The growing volatility in currency is probably one of the top concerns for Singapore businesses with overseas operation. The sudden decision by the Swiss National Bank (SNB) to remove Swiss franc fixed exchange with the Euro refreshed our memory of the vulnerability of profit exposure to external economic factors.

For Singapore business, the effects come when a Singapore firm repatriates its overseas profit denoted in local currency back into Singapore dollars. This currency effect on the profit may increase or decrease the net profit of the company.

Is Currency Hedging for every business?

A natural solution is to do currency hedging. However, doing so might be costly for small and medium businesses.

The measure requires local companies to probably set aside some working capital to do the desired hedging against currency that is most vulnerable to its business. This working capital is in itself an opportunity that could have devoted into productive capital use.

Moreover, the growing listing of Singapore established firms in the stock exchanges would be pressured to put their working capital into areas of potential growth to maximise investment returns for their shareholders. This dual mandate to mitigating currency effect while maximising returns to shareholders seems to be an uphill task.

For most emerging enterprises, the pragmatic approach is to denote their export products in local currency, Singapore dollars. This may remove the uncertainty of profit due to exchange rate movement.

However, not every business is able to operate in such fashion, especially those with physical presences or local e-commerce presence. Imagine operating an e-commerce site in Malaysia yet the payment currency is in Singapore dollar, it doesn't seem logical.

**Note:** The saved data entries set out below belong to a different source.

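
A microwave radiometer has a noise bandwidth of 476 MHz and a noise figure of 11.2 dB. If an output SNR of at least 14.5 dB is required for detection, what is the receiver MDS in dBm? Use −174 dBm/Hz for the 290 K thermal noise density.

Sensitivity = −174 + 10 log₁₀(B) + NF + SNR_min
= −174 + 86.78 + 11.2 + 14.5
= −61.52 dBm → −61.5 dBm

−61.5 dBm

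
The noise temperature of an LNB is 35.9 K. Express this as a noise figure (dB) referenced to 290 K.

F = 1 + T_e/T₀ = 1 + 35.9/290 = 1.12379
NF = 10 log₁₀(1.12379) = 0.507 dB

0.507 dB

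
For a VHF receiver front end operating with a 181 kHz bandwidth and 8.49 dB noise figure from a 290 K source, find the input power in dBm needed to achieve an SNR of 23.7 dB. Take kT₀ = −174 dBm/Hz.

−89.2 dBm

Sensitivity = −174 + 10 log₁₀(B) + NF + SNR_min
= −174 + 52.58 + 8.49 + 23.7
= −89.23 dBm → −89.2 dBm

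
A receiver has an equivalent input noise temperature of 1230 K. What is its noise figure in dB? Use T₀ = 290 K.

F = 1 + T_e/T₀ = 1 + 1230/290 = 5.24138
NF = 10 log₁₀(5.24138) = 7.19 dB

7.19 dB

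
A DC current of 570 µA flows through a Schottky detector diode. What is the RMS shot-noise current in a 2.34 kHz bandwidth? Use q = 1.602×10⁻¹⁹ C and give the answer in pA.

654 pA

I_n = √(2qI·B)
2qI·B = 2 × 1.602×10⁻¹⁹ × 5.70×10⁻⁴ × 2.34×10³ = 4.27×10⁻¹⁹ A²
I_n = √(4.27×10⁻¹⁹) = 6.54×10⁻¹⁰ A = 654 pA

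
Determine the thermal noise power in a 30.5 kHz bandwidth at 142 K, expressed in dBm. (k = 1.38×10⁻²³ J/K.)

P_n = kTB = 1.38×10⁻²³ × 142 × 3.05×10⁴ = 5.98×10⁻¹⁷ W
In dBm: 10 log₁₀(5.98×10⁻¹⁷ / 10⁻³) = −132.2 dBm

−132.2 dBm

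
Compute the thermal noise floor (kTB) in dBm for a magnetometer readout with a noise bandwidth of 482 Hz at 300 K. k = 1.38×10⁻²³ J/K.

P_n = kTB = 1.38×10⁻²³ × 300 × 4.82×10² = 2.00×10⁻¹⁸ W
In dBm: 10 log₁₀(2.00×10⁻¹⁸ / 10⁻³) = −147.0 dBm

−147.0 dBm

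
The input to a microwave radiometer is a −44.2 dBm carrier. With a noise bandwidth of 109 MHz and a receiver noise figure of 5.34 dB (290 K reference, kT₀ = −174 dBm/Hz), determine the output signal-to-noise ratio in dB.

44.1 dB

Noise floor: N = −174 + 10 log₁₀(B) + NF
10 log₁₀(1.09×10⁸) = 80.37 dB
N = −174 + 80.37 + 5.34 = −88.29 dBm
SNR = P_sig − N = −44.2 − (−88.29) = 44.09 dB → 44.1 dB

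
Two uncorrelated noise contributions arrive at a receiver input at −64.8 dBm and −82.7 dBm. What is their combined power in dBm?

Convert to linear, add, convert back:
P₁ = 3.31×10⁻¹⁰ W, P₂ = 5.37×10⁻¹² W
P_tot = 3.37×10⁻¹⁰ W → 10 log₁₀(P_tot / 10⁻³) = −64.7 dBm

−64.7 dBm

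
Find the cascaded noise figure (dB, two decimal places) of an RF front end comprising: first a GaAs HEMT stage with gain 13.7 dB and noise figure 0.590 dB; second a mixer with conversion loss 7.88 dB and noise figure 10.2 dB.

1.90 dB

Convert to linear (a loss of L dB is a gain of −L dB): F_i = 10^(NF_i/10), G_i = 10^(G_i,dB/10)
  Stage 1: F_1 = 10^(0.590/10) = 1.146, G_1 = 10^(13.7/10) = 23.44
  Stage 2: F_2 = 10^(10.2/10) = 10.47, G_2 = 10^(−7.88/10) = 0.1629
Friis cascade:
  F = 1.146 + (10.47 − 1)/23.44 = 1.550
NF = 10 log₁₀(1.550) = 1.90 dB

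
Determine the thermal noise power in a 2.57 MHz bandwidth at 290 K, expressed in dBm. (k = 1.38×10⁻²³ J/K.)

−109.9 dBm

P_n = kTB = 1.38×10⁻²³ × 290 × 2.57×10⁶ = 1.03×10⁻¹⁴ W
In dBm: 10 log₁₀(1.03×10⁻¹⁴ / 10⁻³) = −109.9 dBm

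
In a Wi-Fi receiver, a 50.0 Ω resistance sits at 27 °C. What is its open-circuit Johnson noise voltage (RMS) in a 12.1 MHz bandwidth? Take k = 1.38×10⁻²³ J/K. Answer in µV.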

Franchise and Overseas Offices

Given a small domestic economy, most established well-loved Singapore brands such as Breadtalk , Sheng Shiong, and Sakae have established their bases in regional and international markets. The form of partnership can either be in terms of joint venture or franchise collaboration.

Depending on the share of overseas turnover, the currency effect to net profit denoted in Singapore dollar tends to vary. Hence, while local SMEs are thinking of expanding overseas, it is timely to consider the currency effect on your gross margin.

For businesses with a thin margin of profit, rapid changes in exchange rate can dilute existing profit and in worst scenario cause a net loss.

Business contracts and lag-time effect

The export-oriented economy of Singapore means that most Singapore businesses engage in export contracts that are likely to be made with a lock-in price for products over a period of time.

This restricts the nature of firms to increase price of products when the currency swing moves against them. The impact to Singapore firms is likely to be very asymmetric depending on the degree of intermediately components that are imported to overseas factories for manufacturing locally or in overseas factory.

The complex manufacturing chain process makes many layers of currency changes a tough nut to crack for Singapore businesses. Nonetheless, for most established firms, tapping on banks' expertise provides an alternative solution to mitigate large currency fluctuation and ameliorate any negative impacts if any.

Of course, given the presence of business contracts, the real effects of currency swing tend to have lag-time. This often provides breathing period for the company to re-strategise their business expansion taking into account currency volatility.

If you are looking into expanding overseas, it is perhaps equivalently important to consider currency as a factor of business consideration as much as a business plan.